MAY 30 – AN AMBITIOUS blueprint for the future of the controversial Maze Prison site in Northern Ireland, featuring a 42,000 sports stadium that officials hope will stage matches during the 2012 Olympic football tournament, will be unveiled today.
The 360-acre plot near Lisburn, County Antrim (pictured), will also feature a cinema, industrial zone, restaurants, parkland and a conflict transformation centre. In 1981 IRA hunger striker Bobby Sands became the first of 10 Republican hunger strikers to die in the Maze.
The stadium has already generated controversy in Northern Ireland, with some politicians arguing it should be in Belfast.
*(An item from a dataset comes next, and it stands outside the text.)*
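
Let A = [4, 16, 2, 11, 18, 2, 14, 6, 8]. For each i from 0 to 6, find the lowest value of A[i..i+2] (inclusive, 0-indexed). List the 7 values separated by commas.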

But the British Government has warned doubters there is no plan-B for the state-of-the-art facility.
The conflict transformation centre was critical to ensuring Republican backing for the Maze proposals and will see the preservation of the prison’s hospital wing.
It is understood the project will also include a 5,000-seat indoor arena, a rural excellence and equestrian zone, featuring an international exhibition centre and showground’s, and dozens of new homes.
A new junction and link road to the site will also be incorporated into the proposals in a bid to overcome reservations about the location of the site.
Proposals have also been drafted for a rail link and park-and-ride system close to the stadium, which it is hoped will open in 2010.
The Maze consultation panel, which includes representatives from all four main parties, reached agreement on a way forward for the site early last year. Since then planners have been working to fulfill the potential of the government-owned site. But a final decision could still be 18 months away.
Northern Ireland Office Minister David Hanson will launch the plan and it will be attended by representatives from football, rugby union and the GAA, the sports which will use the stadium and are also part of the steering group for the development.